Alerting based on metrics
In this tutorial we will create alerts on the ping_request_count
metric that we instrumented earlier in the
Instrumenting HTTP server
written in Go tutorial.
For the sake of this tutorial we will alert when the
ping_request_count
metric is greater than 5, Checkout real world
best practices to learn more about
alerting principles.
Download the latest release of Alertmanager for your operating system from here
Alertmanager supports various receivers like email
, webhook
,
pagerduty
, slack
etc through which it can notify when an alert
is firing. You can find the list of receivers and how to configure them
here. We will use webhook
as a receiver for this tutorial, head over to
webhook.site and copy the webhook URL which we
will use later to configure the Alertmanager.

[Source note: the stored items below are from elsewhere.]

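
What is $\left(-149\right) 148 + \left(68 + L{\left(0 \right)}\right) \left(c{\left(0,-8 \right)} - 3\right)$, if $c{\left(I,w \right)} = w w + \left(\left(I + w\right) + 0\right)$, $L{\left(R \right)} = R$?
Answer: $-18448$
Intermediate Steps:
$c{\left(I,w \right)} = I + w + w^{2}$ ($c{\left(I,w \right)} = w^{2} + \left(I + w\right) = I + w + w^{2}$)
$\left(-149\right) 148 + \left(68 + L{\left(0 \right)}\right) \left(c{\left(0,-8 \right)} - 3\right) = \left(-149\right) 148 + \left(68 + 0\right) \left(\left(0 - 8 + \left(-8\right)^{2}\right) - 3\right) = -22052 + 68 \left(\left(0 - 8 + 64\right) - 3\right) = -22052 + 68 \left(56 - 3\right) = -22052 + 68 \cdot 53 = -22052 + 3604 = -18448$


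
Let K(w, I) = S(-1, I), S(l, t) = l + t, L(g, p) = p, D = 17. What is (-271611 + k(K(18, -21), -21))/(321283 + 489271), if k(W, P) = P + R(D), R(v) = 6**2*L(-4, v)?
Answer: -135510/405277 ≈ -0.33436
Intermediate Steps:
K(w, I) = -1 + I
R(v) = 36*v (R(v) = 6**2*v = 36*v)
k(W, P) = 612 + P (k(W, P) = P + 36*17 = P + 612 = 612 + P)
(-271611 + k(K(18, -21), -21))/(321283 + 489271) = (-271611 + (612 - 21))/(321283 + 489271) = (-271611 + 591)/810554 = -271020*1/810554 = -135510/405277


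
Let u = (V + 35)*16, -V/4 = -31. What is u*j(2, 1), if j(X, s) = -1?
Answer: -2544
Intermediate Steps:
V = 124 (V = -4*(-31) = 124)
u = 2544 (u = (124 + 35)*16 = 159*16 = 2544)
u*j(2, 1) = 2544*(-1) = -2544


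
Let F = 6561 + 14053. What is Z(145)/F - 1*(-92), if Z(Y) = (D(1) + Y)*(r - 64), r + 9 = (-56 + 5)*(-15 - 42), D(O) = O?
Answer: 1155126/10307 ≈ 112.07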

First let’s setup Alertmanager with webhook receiver.
alertmanager.yml
global:
resolve_timeout: 5m
route:
receiver: webhook_receiver
receivers:
- name: webhook_receiver
webhook_configs:
- url: '<INSERT-YOUR-WEBHOOK>'
send_resolved: false
Replace <INSERT-YOUR-WEBHOOK>
with the webhook that we copied
earlier in the alertmanager.yml file and run the Alertmanager using the
following command.
alertmanager --config.file=alertmanager.yml
Once the Alertmanager is up and running navigate to http://localhost:9093 and you should be able to access it.
Now that we have configured the Alertmanager with webhook receiver let’s add the rules to the Prometheus config.
prometheus.yml
global:
scrape_interval: 15s
evaluation_interval: 10s
rule_files:
- rules.yml
alerting:
alertmanagers:
- static_configs:
- targets:
- localhost:9093
scrape_configs:
- job_name: prometheus
static_configs:
- targets: ["localhost:9090"]
- job_name: simple_server
static_configs:
- targets: ["localhost:8090"]
If you notice the evaluation_interval
,rule_files
and
alerting
sections are added to the Prometheus config, the
evaluation_interval
defines the intervals at which the rules are
evaluated, rule_files
accepts an array of yaml files that defines
the rules and the alerting
section defines the Alertmanager
configuration. As mentioned in the beginning of this tutorial we will
create a basic rule where we want to raise an alert when the
ping_request_count
value is greater than 5.
rules.yml
groups:
- name: Count greater than 5
rules:
- alert: CountGreaterThan5
expr: ping_request_count > 5
for: 10s
Now let’s run Prometheus using the following command.
prometheus --config.file=./prometheus.yml
Open http://localhost:9090/rules in your browser to see the rules. Next
run the instrumented ping server and visit the
http://localhost:8090/ping endpoint and refresh the page atleast 6
times. You can check the ping count by navigating to
http://localhost:8090/metrics endpoint. To see the status of the alert
visit http://localhost:9090/alerts. Once the condition
ping_request_count > 5
is true for more than 10s the state
will
become FIRING
. Now if you navigate back to your webhook.site
URL
you will see the alert message.
Similarly Alertmanager can be configured with other receivers to notify when an alert is firing.